If you have a social work degree and also took some courses in economics or marketing, you might consider a career in nonprofit administration. Because fund-raising is a major aspect of nonprofit organizations, you could work as a local organization's fund-raising director. You would be responsible for soliciting sponsors for your fund-raising events, preparing grant applications, overseeing the budget and training new volunteers.
Most high schools and colleges have academic advisors who assist students in choosing courses and developing career paths. If you enjoy working with young people and using your advice to help them achieve their goals, this would be a good career choice for you. Academic advisors will need to be able to identify students' strengths and weaknesses and be aware of job market trends because this is related to academics. Since you have a background in social work, you'll be able to determine some of the social factors that may be hindering a student's academic success and offer solutions.

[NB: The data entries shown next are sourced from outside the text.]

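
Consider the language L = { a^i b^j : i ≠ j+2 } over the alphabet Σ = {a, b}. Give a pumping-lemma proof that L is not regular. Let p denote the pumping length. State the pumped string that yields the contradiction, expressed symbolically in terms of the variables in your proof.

Suppose for contradiction that L is regular, and let p be the pumping length.
Choose w = a^p b^{p+p!-2}. Since p ≠ (p+p!-2)+2 = p+p!, w ∈ L; and |w| ≥ p.
By the pumping lemma, w = xyz with |xy| ≤ p and |y| ≥ 1.
Because |xy| ≤ p and w begins with p copies of a, we have y = a^k with 1 ≤ k ≤ p.
Since 1 ≤ k ≤ p, k divides p!; set t = 1 + p!/k. Then xy^t z has p + (p!/k)·k = p + p! copies of a. Now the a-count is p+p! and (b-count)+2 = (p+p!-2)+2 = p+p!, so i ≠ j+2 fails. So xy^t z = a^{p+p!} b^{p+p!-2} ∉ L.
This is a contradiction; hence L is not regular.

a^{p+p!} b^{p+p!-2}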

For those who want to write about social work issues, a career in publishing is a good outlet to do this. You can start your publishing career by writing a few articles for your local newspaper and also write for online websites on a freelance basis. Write on a variety of social issues so you can have diversity in your collection of published clips. For example, you can write about the impact of being without a father in the inner city, the plight of homeless veterans, and grandparents who struggle to raise their grandchildren on a limited income.